Apenas una semana después de que Galicia estrenase el primer gobierno sexualmente equilibrado de su historia -seis conselleiros y seis conselleiras-, la segunda tanda de nombramientos de la Xunta empieza a dar al traste con esa anhelada paridad. De los veinticinco directores generales recién nombrados, nada menos que veintitrés son caballeros, y tan sólo dos de ellos (disculpen: de ellas) pertenecen al gremio de las damas. O lo que es lo mismo: un 92 por ciento de hombres contra un 8 por ciento de mujeres.

Cierto es que todavía quedan por cubrir cuarenta altos cargos de este segundo nivel, pero mucho deberán esforzarse los conselleiros (y conselleiras) para corregir tan flagrante desequilibrio de entrada. Una falta de equidad que acaso no tenga siquiera correspondencia en el mucho más competitivo ámbito de las empresas, con lo que el nuevo gobierno de modernidad y progreso iría, sin quererlo, a remolque de la sociedad.

No hay por qué reprocharle esta aparente incongruencia a los nuevos gobernantes, que a fin de cuentas cumplieron con su objetivo de lograr la igualación de sexos por la parte de arriba.

Algo parecido está haciendo el Gobierno central al suprimir la intolerable discriminación entre hombres y mujeres a la hora de acceder al trono y, por tanto, a la Jefatura del Estado.

Retrucarán los de siempre que ese derecho a reinar sigue estando limitado a unos pocos miembros de una determinada rama de la familia Borbón; pero tampoco hay por qué ponerse tan quejicosamente reaccionarios. Nótese que si el Parlamento reconociera el derecho de cualquier español a ocupar la más alta magistratura del Estado, esto se convertiría en una República, con los farragosos cambios en la Constitución que tal reforma exige.

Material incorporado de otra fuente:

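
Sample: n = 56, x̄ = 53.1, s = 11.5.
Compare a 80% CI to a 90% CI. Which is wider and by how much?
90% CI is wider by 1.15

df = 55
80% CI: t* = 1.297, (51.11, 55.09), width = 2 · t* · s/√n = 3.99
90% CI: t* = 1.673, (50.53, 55.67), width = 2 · t* · s/√n = 5.14

The 90% CI is wider by 5.14 - 3.99 = 1.15.
Higher confidence requires a wider interval.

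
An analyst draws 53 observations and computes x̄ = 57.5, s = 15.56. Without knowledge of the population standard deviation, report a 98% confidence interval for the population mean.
(52.37, 62.63)

t-interval (σ unknown):
df = n - 1 = 52
t* = 2.400 for 98% confidence

Margin of error = t* · s/√n = 2.400 · 15.56/√53 = 5.13

CI: (52.37, 62.63)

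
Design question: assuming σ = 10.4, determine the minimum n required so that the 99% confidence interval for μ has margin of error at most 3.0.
n ≥ 80

For margin E ≤ 3.0:
n ≥ (z* · σ / E)²
n ≥ (2.576 · 10.4 / 3.0)²
n ≥ 79.75

Minimum n = 80 (rounding up)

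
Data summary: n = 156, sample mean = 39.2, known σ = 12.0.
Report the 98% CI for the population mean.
(36.97, 41.43)

z-interval (σ known):
z* = 2.326 for 98% confidence

Margin of error = z* · σ/√n = 2.326 · 12.0/√156 = 2.23

CI: (39.2 - 2.23, 39.2 + 2.23) = (36.97, 41.43)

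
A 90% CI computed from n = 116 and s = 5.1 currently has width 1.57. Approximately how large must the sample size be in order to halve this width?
n ≈ 464

CI width ∝ 1/√n
To reduce width by factor 2, need √n to grow by 2 → need 2² = 4 times as many samples.

Current: n = 116, width = 1.57
New: n = 464, width ≈ 0.78

Width reduced by factor of 1.57/0.78 = 2.01.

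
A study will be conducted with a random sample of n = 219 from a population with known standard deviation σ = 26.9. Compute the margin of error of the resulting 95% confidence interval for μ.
Margin of error = 3.56

Margin of error = z* · σ/√n
= 1.960 · 26.9/√219
= 1.960 · 26.9/14.7986
= 3.56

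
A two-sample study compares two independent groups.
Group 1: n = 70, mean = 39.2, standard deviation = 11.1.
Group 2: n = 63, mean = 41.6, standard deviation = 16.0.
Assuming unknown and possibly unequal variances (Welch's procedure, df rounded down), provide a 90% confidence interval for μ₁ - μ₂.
(-6.40, 1.60)

Difference: x̄₁ - x̄₂ = -2.40
SE = √(s₁²/n₁ + s₂²/n₂) = √(11.1²/70 + 16.0²/63) = 2.4132
df = 108.97 → 108 (Welch–Satterthwaite, rounded down)
t* = 1.659

CI: -2.40 ± 1.659 · 2.4132 = -2.40 ± 4.00 = (-6.40, 1.60)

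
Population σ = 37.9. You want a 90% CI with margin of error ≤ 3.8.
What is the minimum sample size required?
n ≥ 270

For margin E ≤ 3.8:
n ≥ (z* · σ / E)²
n ≥ (1.645 · 37.9 / 3.8)²
n ≥ 269.18

Minimum n = 270 (rounding up)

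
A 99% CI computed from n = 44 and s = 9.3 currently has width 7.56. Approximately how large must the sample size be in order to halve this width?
n ≈ 176

CI width ∝ 1/√n
To reduce width by factor 2, need √n to grow by 2 → need 2² = 4 times as many samples.

Current: n = 44, width = 7.56
New: n = 176, width ≈ 3.65

Width reduced by factor of 7.56/3.65 = 2.07.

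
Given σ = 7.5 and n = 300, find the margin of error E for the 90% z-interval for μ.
Margin of error = 0.71

Margin of error = z* · σ/√n
= 1.645 · 7.5/√300
= 1.645 · 7.5/17.3205
= 0.71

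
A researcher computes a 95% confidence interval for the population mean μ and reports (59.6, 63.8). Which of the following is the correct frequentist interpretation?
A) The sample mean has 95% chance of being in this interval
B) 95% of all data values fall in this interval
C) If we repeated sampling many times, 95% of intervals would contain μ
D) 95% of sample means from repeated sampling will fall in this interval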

En la duda, los gobiernos de España -ya sean generales o autonómicos- parecen haber optado por la fórmula que George Orwell esbozó en su novela de anticipación "Rebelión en la granja". Es decir: que todos somos iguales, pero algunos son más iguales que otros.

Orwell no entraba a detallar este punto, pero lo cierto es que la igualdad va menguando a medida que se baja en la escala de la administración y del poder en general. Los conselleiros, por ejemplo, pueden mantener una equitativa cuota de poder con las conselleiras; pero ya no ocurre lo mismo con los directores y directoras generales para quienes (y quienas) se exige en general un perfil más profesional que político.

Infelizmente, la experiencia sugiere que esa tendencia se acentúa a medida que uno va descendiendo en la estructura del mando. Tanto es así, que en los más modestos escalafones -tal que el de limpiadores/as- la proporción pudiera invertirse hasta un porcentaje de casi el ciento por ciento a favor (o más bien, en contra) del sexo femenino.

Habrá quien opine que la insistencia de todos los gobiernos -ya de izquierdas, ya de derechas- en promover la deseable igualdad sexual no pasa de ser una pose de escaparate con el objetivo de atraer el cuantioso voto de las señoras. Es cuestión de opiniones. Lo que sí parece cierto, a juzgar por la experiencia, es que se trata de una propuesta dirigida a las elites, aunque no necesariamente elitista.

Prueba aparente de ello es que las beneficiadas hasta ahora -incluso desde el punto de vista gramatical- están siendo las ministras, las conselleiras, las juezas y las presidentas; pero en modo alguno las obreras, las empleadas que a igual trabajo cobran menos que sus colegas varones o incluso, por lo que se ve, las directoras generales (o generalas).

Bien está, en cualquier caso, que los gobiernos pretendan corregir con el ejemplo propio esta irritante discriminación entre sexos. Lo malo es que den por cumplido el expediente con la cuota de ministras y conselleiras. Hay muchos más puestos, y muchas más mujeres.